The idea is far from new – African safari camps have been doing it for decades, bedding guests down in room-sized tents with carpeted floors, real beds and en-suite loos. But until a few years ago, it hadn’t caught on outside the African savannahs. Europe was first to embrace glamping, and it is from France that Huttopia expanded into the United States, opening its first glamping resort near Conway in New Hampshire’s White Mountains.
We stayed there two weeks after they opened, and we all loved the experience — although for different reasons. I loved not having to spend two days before the trip digging out and packing all the camping gear. My husband Tim liked not having to worry if he’d brought the right tent poles or forgotten the tent stakes, and not having to wrestle with yards of wet canvas when it was time to go home. We both loved electric lights and the comfort of sinking into a real bed after a day in the outdoors.
Mary, aged 16, and Jordan, 13, liked not having to help with any of the above, but mostly they loved the pool and the inviting hammocks under the pine trees. They spent time on the lake — our tent faced onto the water, a few yards from the beach — using the resort’s kayaks, canoes and paddle boards.
We all loved getting up in the morning and walking to the poolside terrace to eat fresh-made French crepes for breakfast from the shiny Airstream lunch stand, and stopping for hand-made ice cream in the afternoon. In the evening there was a list of custom-made pizzas. Or we could cook on the porch of our tent, on a Colman stove that never ran out of propane in the middle of dinner.

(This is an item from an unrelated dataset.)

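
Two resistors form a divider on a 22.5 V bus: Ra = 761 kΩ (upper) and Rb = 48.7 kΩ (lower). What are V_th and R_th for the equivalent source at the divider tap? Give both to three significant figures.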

Each campsite has a picnic table (we also had an indoor table and chairs in case of rain) and a fire ring, so in the evening we could toast our marshmallows over our campfire. All the good bits of a camping trip without the intensive labor.
Besides the king-sized bed and dining table, our tent had a double bed and a single bunk. Curtained “bedrooms” are at either side of a tiny bathroom with a shower. A kitchen included work surface, sink, small refrigerator, cooking utensils, china dishes and real glassware. Details like the French press coffeemaker, salad spinner and real wine glasses betrayed the Huttopia’s French beginnings. (So did the petanque court near the terrace, where guests can gather in the evening for music or a magic show for the kids.)
We had the Trappeur tent, the largest and fanciest. Canadienne tents were the same, but without the indoor bathroom (shared bath houses have fully equipped individual bathrooms). Bonaventure tents were smaller, with a king-sized bed, electricity, a refrigerator and Colman stove. For those who have tents and the energy to put them up, there’s a section of traditional campsites with tables and fire rings. Huttopia’s manager Justine Pancin told us they intend this as a place for all kinds of camping — except RVs, which are not allowed.
Huttopia is New Hampshire’s first glamping resort, but they exist in various forms elsewhere, at all levels of “glamp” from pre-pitched tents with air mattresses already inflated and waiting for your sleeping bags to the luxury safari-style tent we stayed in. In Kennebunkport, Maine, Sandy Pines Campground has several luxury tents, and near Acadia National Park there’s an Airbnb luxury tent on an organic farm.
There are glamping sites near popular parks and monuments in the west. At Treebones Resort in California, Mongolian-style yurts stand on a Big Sur bluff, and opposite El Capitan State Beach in Santa Barbara, El Capitan Canyon has both tents and rustic cabins. Huttopia has another campground in Sutton, Quebec, in Canada.
Not all places that advertise as glamping offer tents; in fact many are cabins or cottages, and some are luxuriously outfitted RVs. Tree houses, tiny houses and other offbeat accommodations are often listed as glamping, too. Be sure to check carefully to see what’s included, as that also varies greatly.